Question

For the RLC circuit shown below, the root mean square current \( I_{{rms}} \) at the resonance frequency is _______amperes. (rounded off to the nearest integer)

\[ V_{{rms}} = 240 \, {V}, \quad R = 60 \, \Omega, \quad L = 10 \, {mH}, \quad C = 8 \, \mu {F} \]

Hint:

At resonance in a series RLC circuit, the current is determined by the total resistance \( R \), and the reactances of the inductor and capacitor cancel each other out.

Answer 1

In a series RLC circuit at resonance, the impedance \( Z_{{resonance}} \) is equal to \( R \), the resistance of the resistor, because the inductive reactance and capacitive reactance cancel each other out.
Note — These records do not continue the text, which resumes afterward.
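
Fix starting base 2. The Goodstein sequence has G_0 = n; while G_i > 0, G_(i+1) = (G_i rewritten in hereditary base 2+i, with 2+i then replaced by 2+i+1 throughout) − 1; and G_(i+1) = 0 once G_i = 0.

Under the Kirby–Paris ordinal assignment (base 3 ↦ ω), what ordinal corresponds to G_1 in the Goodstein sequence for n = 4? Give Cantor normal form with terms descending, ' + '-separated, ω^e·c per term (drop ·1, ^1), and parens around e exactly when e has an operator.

(0) 4|_2 = 2^2 ↦ 3^3|_3 = 27 ⇒ 26
(1) 26|_3 = 2·3^2 + 2·3 + 2 ↦ 2·4^2 + 2·4 + 2|_4 = 42 ⇒ 41

ω^2·2 + ω·2 + 2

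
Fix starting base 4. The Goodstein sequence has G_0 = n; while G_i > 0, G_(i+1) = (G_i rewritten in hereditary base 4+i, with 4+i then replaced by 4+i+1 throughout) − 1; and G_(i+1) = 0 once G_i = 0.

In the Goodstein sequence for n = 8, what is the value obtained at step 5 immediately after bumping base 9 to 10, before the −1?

G_0=8  [base 4] 2·4  →[4↦5]→  2·5 = 10  −1 ⇒ G_1=9
G_1=9  [base 5] 5 + 4  →[5↦6]→  6 + 4 = 10  −1 ⇒ G_2=9
G_2=9  [base 6] 6 + 3  →[6↦7]→  7 + 3 = 10  −1 ⇒ G_3=9
G_3=9  [base 7] 7 + 2  →[7↦8]→  8 + 2 = 10  −1 ⇒ G_4=9
G_4=9  [base 8] 8 + 1  →[8↦9]→  9 + 1 = 10  −1 ⇒ G_5=9
G_5=9  [base 9] 9  →[9↦10]→  10 = 10  −1 ⇒ G_6=9

10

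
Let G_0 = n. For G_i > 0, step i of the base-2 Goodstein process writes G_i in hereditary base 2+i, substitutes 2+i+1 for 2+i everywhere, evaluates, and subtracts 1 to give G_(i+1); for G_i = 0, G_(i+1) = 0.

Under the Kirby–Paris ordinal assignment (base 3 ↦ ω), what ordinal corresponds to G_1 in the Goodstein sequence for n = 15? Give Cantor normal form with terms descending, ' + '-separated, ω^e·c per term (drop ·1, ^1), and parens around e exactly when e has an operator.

15 —HB2→ 2^(2 + 1) + 2^2 + 2 + 1 —bump→ 3^(3 + 1) + 3^3 + 3 + 1 = 112 —(−1)→ 111
111 —HB3→ 3^(3 + 1) + 3^3 + 3 —bump→ 4^(4 + 1) + 4^4 + 4 = 1284 —(−1)→ 1283

ω^(ω + 1) + ω^ω + ω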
The formula for the root mean square current \( I_{{rms}} \) at resonance is given by: \[ I_{{rms}} = \frac{V_{{rms}}}{R} \] Where:
\( V_{{rms}} \) is the root mean square voltage across the circuit,
\( R \) is the resistance of the resistor.
Substituting the given values: \[ I_{{rms}} = \frac{240}{60} = 4 \, {A} \] Thus, the root mean square current at the resonance frequency is: \[ I_{{rms}} = 4 \, {A} \]